How To: Freeze a lock off

Freeze a lock off

How to Freeze a lock off

Freeze a lock off with compressed air cans used for computer dusting. Watch the lock crack in half.Watch the video for an overview.

32 Comments

does this actually work

a single hammer blow is enough to break any padlock , no need to freeze it ...

I don't know about locks in your country but german locks are a little bit more sturdy than that.

Why not just use the key, save the environment and all those expensive sprays. That's what I do!

its not fake, i tested it before. dumb #$%@er

Yes, it is faked. You can see the video jump right before he hits the lock, indicating that something was edited out.

u know what? u can suck ma cock!!

Yes, why don't we argue about it. /sarcasm.

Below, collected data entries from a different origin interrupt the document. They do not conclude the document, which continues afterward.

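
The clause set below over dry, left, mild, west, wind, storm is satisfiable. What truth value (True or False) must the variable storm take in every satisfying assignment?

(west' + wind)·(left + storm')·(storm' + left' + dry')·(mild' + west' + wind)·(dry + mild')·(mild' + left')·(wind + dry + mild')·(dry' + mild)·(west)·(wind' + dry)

Suppose storm = 1.
(left) alone gives left = 1.
(dry') alone gives dry = 0.
(mild') alone gives mild = 0.
(west) alone gives west = 1.
(wind) alone gives wind = 1.
That conflicts with the unit clause (wind').
So every satisfying assignment has storm = False.

False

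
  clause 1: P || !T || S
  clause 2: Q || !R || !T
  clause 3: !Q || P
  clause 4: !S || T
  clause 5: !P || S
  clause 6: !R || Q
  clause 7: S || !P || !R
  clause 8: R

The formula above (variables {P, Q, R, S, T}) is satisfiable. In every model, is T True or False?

True

Suppose T = false.
The clause (!S) is unit, so S = false.
The clause (!P) is unit, so P = false.
The clause (!Q) is unit, so Q = false.
The clause (!R) is unit, so R = false.
But (R) is also a unit clause — contradiction.
So every satisfying assignment has T = True.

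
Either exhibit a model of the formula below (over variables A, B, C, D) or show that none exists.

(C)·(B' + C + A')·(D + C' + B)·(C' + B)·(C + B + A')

The clause (C) is unit, so C = 1.
The clause (B) is unit, so B = 1.
No clause remains; A, D are free.

A=1, B=1, C=1, D=1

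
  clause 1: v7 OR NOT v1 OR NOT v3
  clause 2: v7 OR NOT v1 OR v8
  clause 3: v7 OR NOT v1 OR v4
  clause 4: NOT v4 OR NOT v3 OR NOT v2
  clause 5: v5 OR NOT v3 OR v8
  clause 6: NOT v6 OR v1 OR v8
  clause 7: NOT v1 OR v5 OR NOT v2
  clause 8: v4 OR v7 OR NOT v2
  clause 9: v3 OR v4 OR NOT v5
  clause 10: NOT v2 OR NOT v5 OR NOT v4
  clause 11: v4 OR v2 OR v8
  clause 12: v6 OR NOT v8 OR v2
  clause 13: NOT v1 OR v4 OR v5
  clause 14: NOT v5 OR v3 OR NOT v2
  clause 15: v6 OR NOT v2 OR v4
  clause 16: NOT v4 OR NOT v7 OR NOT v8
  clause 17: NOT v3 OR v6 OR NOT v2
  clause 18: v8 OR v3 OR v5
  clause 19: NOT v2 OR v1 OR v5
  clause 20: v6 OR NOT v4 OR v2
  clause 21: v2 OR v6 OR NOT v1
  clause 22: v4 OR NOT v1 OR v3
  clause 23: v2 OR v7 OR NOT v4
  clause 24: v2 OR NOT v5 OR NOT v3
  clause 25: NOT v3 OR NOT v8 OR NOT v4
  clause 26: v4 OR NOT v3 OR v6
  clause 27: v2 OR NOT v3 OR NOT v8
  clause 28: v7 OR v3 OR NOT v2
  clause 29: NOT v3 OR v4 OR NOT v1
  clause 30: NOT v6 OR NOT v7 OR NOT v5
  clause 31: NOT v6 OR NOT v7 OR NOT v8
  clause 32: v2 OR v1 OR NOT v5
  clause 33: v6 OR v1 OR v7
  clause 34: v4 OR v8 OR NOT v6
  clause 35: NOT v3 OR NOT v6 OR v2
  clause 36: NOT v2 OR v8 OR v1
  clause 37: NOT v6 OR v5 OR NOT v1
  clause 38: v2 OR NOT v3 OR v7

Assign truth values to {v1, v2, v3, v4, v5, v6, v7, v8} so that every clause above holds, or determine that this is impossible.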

NICE THANKS THIS COULD COME IN HANDY IF SOMETHING IS LOCKED OUT ORIN

fail-use aresol+fire or liquid nitrogen

Dude i got jars of liquid nitro at home in the shed, I used to work as a chemistry teacher... Used to....until i spilled it on a kids foot.... anyways that #$%@ freezes living animals i once froze a frog after we had dissected them that day (2 classes in one) and then we sent them home in jars for their parents to look at

Don't be silly. You can't keep liquid nitrogen in jars. When I was your age, (about 100 years ago) I was an insecure bulls--er too, but trust me, quit trying to be a hero and people will like you a lot more.

ite worx tho

Woot!lets go rob some storage rooms(Storage Place literally 20 feet behind my house)

fake! just like the rest of you f@#ers!

this is stupid. a hammer alone works perfect no need to freeze the lock. also after he hit the lock and it opend it was still ok. then the next screen shows a lock broken into two pieces, so this guy clearly broke the lock AFTER he opened it!

yes this is fake,Dust-Off (and other similar compounds) are either compressed gas or a low-boiling alcohol. When this material expands in volume, it has less heat than its surroundings. This is why it is cold.

If you take a cubic foot of air at room temperature and expand it to twice its volume, it will have only half as much heat per unit volume as its surroundings. By the same token, if you have compressed gas at room temperature and it then expands, it will have less heat energy than its surroundings.

For a liquid that boils away, this works even more effectively. That is the basis of evaporative cooling. When you step out of a hot shower and get cold right away, it is because the hottest water evaporated away first, leaving the coldest water behind.

moanerlisa you don't have to lie, I know this for a fact otherwise I would not posses a degree from the Royal Swedish Academy of Sciences.

WTF that was fuc*en gay

It's amazing how much debate can come from such a stupid topic. lol. BTW, to put everyone in the right; It does work, but not on all locks. The lock must be made from a metal that is more susceptible to freezing. A master lock would have had to be much colder than -64°C. So, all of you are right but a few are still wrong.

It'd be cheaper and easier to just pick the lock. Locks like that are easy to pick.

God damnit, yes it does work, and it specifically works with compressed air used to clean out pc keyboards and #$%@ of that nature. And yes, turning it upside down is the important part of it all, as it allows the liquid to spray much much colder than normal. And yes, it will break your lock.

and yes, I've done it when my storage unit got locked out.

what if you sprayed that stuff into the latch of a bolt-lock, and then took a flat-head
screwdriver, and put it right up to the latch and hit it a couple times with a hammer so it breaks the latch and you can open the door? Interesting!